El engaño y la arbitrariedad están indisolublemente asociados a la estrategia de la guerra preventiva. Las condiciones que reunía Irak para convertirse en la víctima propiciatoria de la misma nada tenían que ver con las armas de destrucción masiva sino más bien con su circunstancia de país empobrecido e indefenso después del embargo decretado por la ONU tras la 1ª Guerra del Golfo de 1991, con un régimen dictatorial que podía retratarse como la encarnación del mal y una amenaza para el mundo y con las terceras reservas mundiales de petróleo bajo su subsuelo. El interés de la administración Bush no era salvar al mundo de un tirano con armas letales sino fortalecer la hegemonía estadounidense en Oriente Próximo y asegurar el control de los yacimientos petrolíferos.

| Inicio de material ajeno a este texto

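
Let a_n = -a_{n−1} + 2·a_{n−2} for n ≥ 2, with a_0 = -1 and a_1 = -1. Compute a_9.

-1

With companion matrix A = [[-1, 2], [1, 0]], [a_n, a_{n−1}]ᵀ = A·[a_{n−1}, a_{n−2}]ᵀ, so [a_9, a_8]ᵀ = A⁸·[a_1, a_0]ᵀ.
A⁸ = [[171, -170], [-85, 86]], giving [a_9, a_8]ᵀ = [[-1], [-1]].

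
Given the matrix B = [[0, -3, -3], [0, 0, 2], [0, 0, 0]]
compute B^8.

[[0, 0, 0], [0, 0, 0], [0, 0, 0]]

B is strictly triangular, hence nilpotent: B^3 = 0, so B^8 = 0.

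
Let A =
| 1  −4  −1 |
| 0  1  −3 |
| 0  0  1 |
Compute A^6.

A = I + N where N = [[0, −4, −1], [0, 0, −3], [0, 0, 0]] is strictly upper-triangular, so N^3 = 0.
(I + N)^6 = I + 6·N + 15·N^2 = [[1, −24, 174], [0, 1, −18], [0, 0, 1]].

[[1, −24, 174], [0, 1, −18], [0, 0, 1]]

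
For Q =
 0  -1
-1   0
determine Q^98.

[[1, 0], [0, 1]]

Q² = I (check: tr Q = 0 and det Q = -1), so Q^98 = I since 98 is even.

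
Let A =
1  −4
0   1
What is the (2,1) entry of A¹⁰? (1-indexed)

0

A = I + N where N = [[0, −4], [0, 0]] is strictly upper-triangular, so N² = 0.
(I + N)¹⁰ = I + 10·N = [[1, −40], [0, 1]].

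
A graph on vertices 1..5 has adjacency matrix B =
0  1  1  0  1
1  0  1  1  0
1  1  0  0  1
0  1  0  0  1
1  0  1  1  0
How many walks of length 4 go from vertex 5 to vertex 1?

11

The number of length-4 walks from vertex 5 to vertex 1 is entry (5,1) of B⁴, where B is the adjacency matrix.
B² = [[3, 1, 2, 2, 1], [1, 3, 1, 0, 3], [2, 1, 3, 2, 1], [2, 0, 2, 2, 0], [1, 3, 1, 0, 3]]
B³ = [[4, 7, 5, 2, 7], [7, 2, 7, 6, 2], [5, 7, 4, 2, 7], [2, 6, 2, 0, 6], [7, 2, 7, 6, 2]]
B⁴ = [[19, 11, 18, 14, 11], [11, 20, 11, 4, 20], [18, 11, 19, 14, 11], [14, 4, 14, 12, 4], [11, 20, 11, 4, 20]]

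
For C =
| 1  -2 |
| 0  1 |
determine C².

[[1, -4], [0, 1]]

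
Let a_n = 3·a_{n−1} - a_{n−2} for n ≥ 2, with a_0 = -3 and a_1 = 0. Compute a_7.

432

With companion matrix B = [[3, -1], [1, 0]], [a_n, a_{n−1}]ᵀ = B·[a_{n−1}, a_{n−2}]ᵀ, so [a_7, a_6]ᵀ = B^6·[a_1, a_0]ᵀ.
B^6 = [[377, -144], [144, -55]], giving [a_7, a_6]ᵀ = [[432], [165]].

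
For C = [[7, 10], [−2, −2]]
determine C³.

tr C = 5 and det C = 6, so the characteristic polynomial is λ² − (5)λ + (6) with roots 3 and 2.
Eigenvectors give P = [[5, 2], [−2, −1]] with P⁻¹ = [[1, 2], [−2, −5]], and C = P·diag(3, 2)·P⁻¹.
Then C³ = P·diag(27, 8)·P⁻¹ = [[135, 16], [−54, −8]] · [[1, 2], [−2, −5]] = [[103, 190], [−38, −68]].

[[103, 190], [−38, −68]]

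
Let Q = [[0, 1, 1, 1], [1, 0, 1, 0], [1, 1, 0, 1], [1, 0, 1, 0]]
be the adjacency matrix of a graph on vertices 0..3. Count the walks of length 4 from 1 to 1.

10

The number of length-4 walks from vertex 1 to vertex 1 is entry (1,1) of Q⁴, where Q is the adjacency matrix.
Q² = [[3, 1, 2, 1], [1, 2, 1, 2], [2, 1, 3, 1], [1, 2, 1, 2]]
Q³ = [[4, 5, 5, 5], [5, 2, 5, 2], [5, 5, 4, 5], [5, 2, 5, 2]]
Q⁴ = [[15, 9, 14, 9], [9, 10, 9, 10], [14, 9, 15, 9], [9, 10, 9, 10]]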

Sobran pues las razones para inscribir la guerra preventiva en la categoría de crimen de guerra tal como debería ser contemplada en un derecho internacional inspirado por el principio de justicia universal.

Además, la beligerancia estadounidense, no sólo en Irak, apoyada en la doctrina de la guerra preventiva, ha agravado, en aparente paradoja, la amenaza del terrorismo internacional, como demuestran los atentados del 11 de marzo de 2004 en Madrid y los del 7 de julio de 2005 en Londres, y el peligro de proliferación de armas de destrucción masiva. La administración Bush nunca ha sido ajena a estos riesgos, pero los ha minimizado en favor de los beneficios políticos, económicos o estratégicos que para el complejo militar-energético-industrial que le sirve de apoyo conlleva el mantenimiento de la máquina de guerra en estado de alerta permanente. Así lo demuestra la propuesta de presupuesto enviada en febrero pasado al Congreso estadounidense que recorta los programas sociales en favor de un incremento de un 7% de los gastos militares, en un país cuyo presupuesto militar supera ya al del total combinado de los 32 países más ricos del mundo.

El terrorismo internacional, un entramado constituido por una red internacional y multitud de células autónomas, de las que forman parte básicamente islámicos fundamentalistas, que actúan en diversas partes del mundo no puede ser neutralizado mediante la guerra ni recurriendo a prácticas totalitarias que restrinjan las libertades cívicas. La lucha contra el terrorismo internacional exige la distinción entre los propios terroristas, que deben responder de sus actos ante la justicia, y las circunstancias que sirven de caldo de cultivo para el reclutamiento o el apoyo de sectores de la población. La solución pasa por el progresivo establecimiento de un orden social justo basado en la negación de la guerra como instrumento de política internacional, en especial, la guerra preventiva, la promoción de los derechos humanos, el desarrollo económico y social del Tercer Mundo y la cooperación internacional. Este es el único camino para vivir en un mundo más seguro.

Fº Javier Segura Jiménez es Profesor de Historia.